Figure 1 shows the user interface. It allows the user to load data, choose the values that Genassemblage will calculate, and convert files to .arp format. The input data are the genetic profiles of the investigated individuals. Each profile includes the individual’s population group and population name, its tag number and sex, and a list of the alleles of investigated markers detected in its genome. These markers should have the following characteristics:

Fig. 1
figure 1

The Genassemblage user-interface

  1. A.

    a high level of polymorphism,

  2. B.

    inheritance on autosomal chromosomes following Mendelian Laws,

  3. C.

    neutrality for evolution (not subject to natural selection).

The expected heterozygosity of the offspring is calculated from disomic and tetrasomic markers for which there are complete genotyping results for both potential parents. A locus for which there is no data from one or both parental individuals is excluded from the calculations for this breeding pair. The following equation is used

$$H = 1 - \frac{{(ph_{1} + ph_{2} + ph_{3} + \cdots ph_{n} )}}{nl}$$
(Algorithm 1)

Algorithm 1. Calculation of the expected heterozygosity of offspring in which ph n is the expected share of homozygous genotypes in the offspring of a specific breeding couple within the nth loci, and nl is the total number of analysed loci.

To calculate the number of different alleles that potential offspring would inherit, all the alleles found in the markers (na n ) are summed (Algorithm 2). The calculations include all the alleles found within the di- and tetrasomic markers in a specific breeding couple.

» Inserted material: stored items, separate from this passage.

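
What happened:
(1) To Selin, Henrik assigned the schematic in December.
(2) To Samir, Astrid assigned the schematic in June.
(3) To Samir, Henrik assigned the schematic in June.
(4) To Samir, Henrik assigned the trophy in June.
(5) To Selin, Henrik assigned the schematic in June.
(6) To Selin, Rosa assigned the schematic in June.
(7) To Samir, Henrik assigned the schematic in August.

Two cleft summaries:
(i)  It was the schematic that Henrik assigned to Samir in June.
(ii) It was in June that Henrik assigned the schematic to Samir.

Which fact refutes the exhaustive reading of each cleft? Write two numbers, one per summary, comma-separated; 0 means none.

4, 7

Summary (i) focuses "the schematic" (the thing); background same agent, recipient, setting (Henrik / Samir / in June). Fact (4) matches that background with thing = the trophy — refutes (i).
Summary (ii) focuses "in June" (the setting); background same agent, thing, recipient (Henrik / the schematic / Samir). Fact (7) matches that background with setting = in August — refutes (ii).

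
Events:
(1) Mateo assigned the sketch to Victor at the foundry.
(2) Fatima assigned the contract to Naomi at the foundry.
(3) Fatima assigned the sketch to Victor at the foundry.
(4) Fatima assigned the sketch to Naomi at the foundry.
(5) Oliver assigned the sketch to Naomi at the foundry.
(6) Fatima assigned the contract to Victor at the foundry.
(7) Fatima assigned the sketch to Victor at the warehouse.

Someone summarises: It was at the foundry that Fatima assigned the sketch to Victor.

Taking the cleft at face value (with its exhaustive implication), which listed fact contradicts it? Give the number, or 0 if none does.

7

The cleft puts "at the foundry" in focus and presupposes the open proposition with agent = Fatima, thing = the sketch, recipient = Victor.
The exhaustive reading says no other setting fits that background.
But fact (7) also has agent = Fatima, thing = the sketch, recipient = Victor, with setting = at the warehouse — so the exhaustive reading fails.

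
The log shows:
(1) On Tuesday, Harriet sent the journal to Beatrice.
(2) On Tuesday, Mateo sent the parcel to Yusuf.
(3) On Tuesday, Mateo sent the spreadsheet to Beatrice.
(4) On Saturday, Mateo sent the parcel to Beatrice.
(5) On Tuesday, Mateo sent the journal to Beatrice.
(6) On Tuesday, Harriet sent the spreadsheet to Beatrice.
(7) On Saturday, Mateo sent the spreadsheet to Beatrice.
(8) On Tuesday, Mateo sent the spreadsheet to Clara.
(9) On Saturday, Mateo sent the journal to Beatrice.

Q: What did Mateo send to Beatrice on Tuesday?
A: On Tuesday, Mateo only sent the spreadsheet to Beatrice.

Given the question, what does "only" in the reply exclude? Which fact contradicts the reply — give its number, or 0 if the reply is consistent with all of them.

The question "What did ...?" targets the thing, so in the reply the focus falls on "the spreadsheet".
"Only" then excludes alternative things while the background — Mateo as agent and Beatrice as recipient and on Tuesday as setting — is held fixed.
Fact (5) shares the background with a different thing (the journal) — counterexample.
(Fact (8) would refute a reading with focus on the recipient — but that is not what the question asks.)

5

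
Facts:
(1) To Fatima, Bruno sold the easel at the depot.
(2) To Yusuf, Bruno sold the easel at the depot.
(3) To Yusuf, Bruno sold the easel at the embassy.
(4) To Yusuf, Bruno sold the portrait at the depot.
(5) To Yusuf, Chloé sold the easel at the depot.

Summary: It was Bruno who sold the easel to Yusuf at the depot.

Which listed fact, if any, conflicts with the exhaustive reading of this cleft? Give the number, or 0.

5

Focus of the cleft: "Bruno" (the agent). Presupposed background: thing = the easel, recipient = Yusuf, setting = at the depot.
Exhaustivity: Bruno is the only agent satisfying that background.
But fact (5) also has thing = the easel, recipient = Yusuf, setting = at the depot, with agent = Chloé — so the exhaustive reading fails.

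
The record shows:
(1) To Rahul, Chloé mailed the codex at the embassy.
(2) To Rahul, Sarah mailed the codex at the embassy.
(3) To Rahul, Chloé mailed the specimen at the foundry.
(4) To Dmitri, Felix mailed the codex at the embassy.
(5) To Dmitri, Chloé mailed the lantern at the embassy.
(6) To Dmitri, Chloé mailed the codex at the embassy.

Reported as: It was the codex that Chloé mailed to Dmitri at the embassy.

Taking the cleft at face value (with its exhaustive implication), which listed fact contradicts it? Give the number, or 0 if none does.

5

The cleft puts "the codex" in focus and presupposes the open proposition with same agent, recipient, setting (Chloé / Dmitri / at the embassy).
Exhaustivity: the codex is the only thing satisfying that background.
But fact (5) also has same agent, recipient, setting (Chloé / Dmitri / at the embassy), with thing = the lantern — so the exhaustive reading fails.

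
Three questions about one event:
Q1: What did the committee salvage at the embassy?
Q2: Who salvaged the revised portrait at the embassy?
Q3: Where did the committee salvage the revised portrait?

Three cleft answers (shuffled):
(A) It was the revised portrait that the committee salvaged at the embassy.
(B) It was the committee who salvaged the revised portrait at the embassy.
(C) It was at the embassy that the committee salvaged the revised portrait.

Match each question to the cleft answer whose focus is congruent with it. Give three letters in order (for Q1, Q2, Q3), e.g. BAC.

ABC

Q1 asks about the direct object; cleft (A) focuses "the revised portrait", which is the direct object — so Q1 → A.
Q2 asks about the subject (agent); cleft (B) focuses "the committee", which is the subject (agent) — so Q2 → B.
Q3 asks about the location; cleft (C) focuses "at the embassy", which is the location — so Q3 → C.
Mapping: Q1→A, Q2→B, Q3→C.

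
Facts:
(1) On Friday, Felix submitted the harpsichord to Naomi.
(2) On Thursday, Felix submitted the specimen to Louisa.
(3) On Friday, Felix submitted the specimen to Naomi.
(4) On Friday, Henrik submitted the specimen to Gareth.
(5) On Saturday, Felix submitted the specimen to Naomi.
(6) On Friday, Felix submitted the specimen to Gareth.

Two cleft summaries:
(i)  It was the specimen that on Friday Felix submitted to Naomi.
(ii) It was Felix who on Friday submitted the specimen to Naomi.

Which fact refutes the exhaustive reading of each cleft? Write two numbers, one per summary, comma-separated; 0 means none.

(i): focus "the specimen". Looking for agent = Felix, recipient = Naomi, setting = on Friday with some other thing — fact (1) has the harpsichord there. Refuted.
(ii): focus "Felix". No fact shares thing = the specimen, recipient = Naomi, setting = on Friday with a different agent. 0.

1, 0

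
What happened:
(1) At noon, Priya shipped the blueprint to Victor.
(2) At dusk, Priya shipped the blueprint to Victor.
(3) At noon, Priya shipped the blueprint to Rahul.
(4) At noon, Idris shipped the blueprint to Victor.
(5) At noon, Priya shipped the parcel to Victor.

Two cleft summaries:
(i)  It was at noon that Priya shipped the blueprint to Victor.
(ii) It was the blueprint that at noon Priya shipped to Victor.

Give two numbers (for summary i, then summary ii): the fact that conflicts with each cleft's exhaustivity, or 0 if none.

2, 5

(i): focus "at noon". Looking for Priya as agent and the blueprint as thing and Victor as recipient with some other setting — fact (2) has at dusk there. Refuted.
(ii): focus "the blueprint". Looking for Priya as agent and Victor as recipient and at noon as setting with some other thing — fact (5) has the parcel there. Refuted.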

$$ar = \sum {(na_{n} } )$$
(Algorithm 2)

Algorithm 2. Calculation of potential allelic diversity in the offspring of a specific couple.

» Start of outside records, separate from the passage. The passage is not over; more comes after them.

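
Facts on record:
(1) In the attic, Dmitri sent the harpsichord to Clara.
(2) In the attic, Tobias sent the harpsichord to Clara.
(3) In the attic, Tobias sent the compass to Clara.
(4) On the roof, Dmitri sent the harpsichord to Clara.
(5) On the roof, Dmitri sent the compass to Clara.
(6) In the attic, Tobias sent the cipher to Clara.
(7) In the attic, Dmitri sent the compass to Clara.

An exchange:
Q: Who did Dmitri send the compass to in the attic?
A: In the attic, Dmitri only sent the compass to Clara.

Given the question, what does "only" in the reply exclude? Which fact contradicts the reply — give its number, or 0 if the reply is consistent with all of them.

Answering "Who did ... to ...?" puts focus on the recipient — here, "Clara".
So "only" ranges over recipients; the rest (agent = Dmitri, thing = the compass, setting = in the attic) is presupposed.
No listed fact shares that background with another recipient. Nothing contradicts the reply.
(Fact (1) would refute a reading with focus on the thing — but that is not what the question asks.)

0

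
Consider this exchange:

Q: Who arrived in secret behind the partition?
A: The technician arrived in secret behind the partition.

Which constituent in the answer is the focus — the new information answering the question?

the technician

The wh-word "who" asks about the subject (agent).
In the answer, "in secret" and "behind the partition" are given — repeated from the question.
The constituent filling the subject (agent) gap is "the technician"; that is the focus and would carry nuclear stress.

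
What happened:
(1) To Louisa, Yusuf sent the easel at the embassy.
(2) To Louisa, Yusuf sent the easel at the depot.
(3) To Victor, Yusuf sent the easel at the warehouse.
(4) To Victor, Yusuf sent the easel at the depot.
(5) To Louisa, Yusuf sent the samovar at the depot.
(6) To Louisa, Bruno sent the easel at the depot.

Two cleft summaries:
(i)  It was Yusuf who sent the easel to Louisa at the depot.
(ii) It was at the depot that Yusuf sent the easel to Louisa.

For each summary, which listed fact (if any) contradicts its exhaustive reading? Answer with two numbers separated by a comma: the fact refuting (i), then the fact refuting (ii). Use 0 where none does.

Summary (i) focuses "Yusuf" (the agent); background same thing, recipient, setting (the easel / Louisa / at the depot). Fact (6) matches that background with agent = Bruno — refutes (i).
Summary (ii) focuses "at the depot" (the setting); background same agent, thing, recipient (Yusuf / the easel / Louisa). Fact (1) matches that background with setting = at the embassy — refutes (ii).

6, 1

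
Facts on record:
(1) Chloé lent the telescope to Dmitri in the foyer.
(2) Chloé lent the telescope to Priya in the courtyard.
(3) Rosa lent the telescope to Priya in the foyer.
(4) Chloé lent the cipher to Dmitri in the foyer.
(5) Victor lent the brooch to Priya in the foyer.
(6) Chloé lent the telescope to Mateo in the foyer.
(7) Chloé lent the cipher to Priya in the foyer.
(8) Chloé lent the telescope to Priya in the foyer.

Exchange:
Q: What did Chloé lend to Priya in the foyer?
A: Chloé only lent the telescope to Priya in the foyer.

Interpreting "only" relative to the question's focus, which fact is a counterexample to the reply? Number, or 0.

7

Answering "What did ...?" puts focus on the thing — here, "the telescope".
"Only" then excludes alternative things while the background — same agent, recipient, setting (Chloé / Priya / in the foyer) — is held fixed.
Fact (7) keeps same agent, recipient, setting (Chloé / Priya / in the foyer) but has thing = the cipher; that refutes the reply.
(Fact (1) would refute a reading with focus on the recipient — but that is not what the question asks.)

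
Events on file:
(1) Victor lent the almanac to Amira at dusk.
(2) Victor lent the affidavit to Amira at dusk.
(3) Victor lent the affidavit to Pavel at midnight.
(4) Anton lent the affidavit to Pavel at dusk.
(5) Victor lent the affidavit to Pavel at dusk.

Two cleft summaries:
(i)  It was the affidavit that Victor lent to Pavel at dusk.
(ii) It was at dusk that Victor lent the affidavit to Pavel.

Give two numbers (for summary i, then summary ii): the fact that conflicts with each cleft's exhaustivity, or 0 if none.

0, 3

(i): focus "the affidavit". No fact shares same agent, recipient, setting (Victor / Pavel / at dusk) with a different thing. 0.
(ii): focus "at dusk". Looking for same agent, thing, recipient (Victor / the affidavit / Pavel) with some other setting — fact (3) has at midnight there. Refuted.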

The expected proportion of weak heterozygote loci in offspring is calculated only for tetrasomic markers using Algorithm 3, where wh is the probability that the locus n is a “weak heterozygote. The values of probability (pwh) are calculated assuming that alleles of the tetrasomic fragment are located on four independently inherited homologous chromosomes, gametes conjugate randomly, and the frequency of individual genotypes in the offspring is not changed by natural selection.

$$wh = \frac{{(pwh_{1} + pwh_{2} + pwh_{3} + \cdots pwh_{n} )}}{nl}$$
(Algorithm 3)

Algorithm 3. Calculation of the expected proportion of “weak heterozygotes”.

Figure 2 shows how the results of the above calculations are displayed. For estimated heterozygosity and allelic diversity; higher values are better; to reduce the number of homozygotic individuals in the following generations, a lower number of “weak heterozygotes” is better. These values can be weighted to calculate a “v index” (see the Genassemblage manual) that indicates the best parental combinations.

Fig. 2
figure 2

The expected heterozygosity, allelelic diversity and percentage of “weak heterozygotes” in progeny of potential spawning pairs. Yellow (here, light grey), indicates incomplete data for one parent. Orange (here, dark grey) indicates incomplete data for both parents

Genassemblage can also be used for other tasks related to managing genetic variation in breeding stocks or human dependant populations.